Peppers are on my short list of favorite foods, and Solanaceæ is almost certainly the favorite food family. (So there, Bovidæ lovers!) When visiting markets of any sort, I am always on the lookout for hot pepper sauces. It can be tricky finding the hot ones, since even the same kind will almost always vary in hotness from brand to brand, just like Southwestern American hot sauces do. (We usually have to ask the proprietor, who sometimes doesn't remember.)

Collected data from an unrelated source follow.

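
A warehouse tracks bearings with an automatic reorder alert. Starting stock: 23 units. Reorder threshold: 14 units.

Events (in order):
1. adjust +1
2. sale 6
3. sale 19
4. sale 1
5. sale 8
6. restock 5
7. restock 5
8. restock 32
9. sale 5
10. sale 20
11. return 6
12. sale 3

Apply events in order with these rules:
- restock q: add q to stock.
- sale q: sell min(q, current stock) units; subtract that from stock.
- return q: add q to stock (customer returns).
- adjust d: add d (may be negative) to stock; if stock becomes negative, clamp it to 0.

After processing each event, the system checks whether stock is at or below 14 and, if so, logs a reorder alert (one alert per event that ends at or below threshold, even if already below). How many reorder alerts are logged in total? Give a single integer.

Answer: 5

Derivation:
Processing events:
Start: stock = 23
  Event 1 (adjust +1): 23 + 1 = 24
  Event 2 (sale 6): sell min(6,24)=6. stock: 24 - 6 = 18. total_sold = 6
  Event 3 (sale 19): sell min(19,18)=18. stock: 18 - 18 = 0. total_sold = 24
  Event 4 (sale 1): sell min(1,0)=0. stock: 0 - 0 = 0. total_sold = 24
  Event 5 (sale 8): sell min(8,0)=0. stock: 0 - 0 = 0. total_sold = 24
  Event 6 (restock 5): 0 + 5 = 5
  Event 7 (restock 5): 5 + 5 = 10
  Event 8 (restock 32): 10 + 32 = 42
  Event 9 (sale 5): sell min(5,42)=5. stock: 42 - 5 = 37. total_sold = 29
  Event 10 (sale 20): sell min(20,37)=20. stock: 37 - 20 = 17. total_sold = 49
  Event 11 (return 6): 17 + 6 = 23
  Event 12 (sale 3): sell min(3,23)=3. stock: 23 - 3 = 20. total_sold = 52
Final: stock = 20, total_sold = 52

Checking against threshold 14:
  After event 1: stock=24 > 14
  After event 2: stock=18 > 14
  After event 3: stock=0 <= 14 -> ALERT
  After event 4: stock=0 <= 14 -> ALERT
  After event 5: stock=0 <= 14 -> ALERT
  After event 6: stock=5 <= 14 -> ALERT
  After event 7: stock=10 <= 14 -> ALERT
  After event 8: stock=42 > 14
  After event 9: stock=37 > 14
  After event 10: stock=17 > 14
  After event 11: stock=23 > 14
  After event 12: stock=20 > 14
Alert events: [3, 4, 5, 6, 7]. Count = 5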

Some time ago, on one of the first trips to a local Lebanese grocery store, in the jars of pepper sauces from Syria and Lebanon were some labeled "Chatta." This gave a moment's pause, until a jar was turned around to reveal شطّة shatta. Transliteration works just as well into French as English. This is an Arabic word for peppers and for a hot sauce made from them. And I have since found that chatta is a quite common spelling even among Lebanese-Americans to refer to the latter.
The purpose of this short post is to call attention to the very comprehensive Gernot Katzer's Spice Pages (it's over there on the right under Tools). When I first encountered it, again a while ago, I naturally went to its Chile page, like at a market, where near the top of a list that even includes Georgian წიწაკა cicaka is Arabic شَطَّة shatta. Remembering chatta, I checked the German version of the page, but no, it doesn't switch transliteration schemes to schatte.
I now see that Katzer's Coconut page has a list which overlaps (with some variation) with one I had in an earlier post here. It lists two Tamil words, which I didn't until a comment pointed out my confusion. As I said, I already had the site bookmarked, though I hadn't honestly thought of coconut as a spice; but it's right there at the top when I Google for "தேங்காய் coconut" to double check my update. Furthermore, it mentions نارگیله nārgileh 'water pipe,' as LanguageHat suggested in his comment on the post. My mistake.
Peppers will probably be the subject of longer posts, when I come up with more interesting things to say.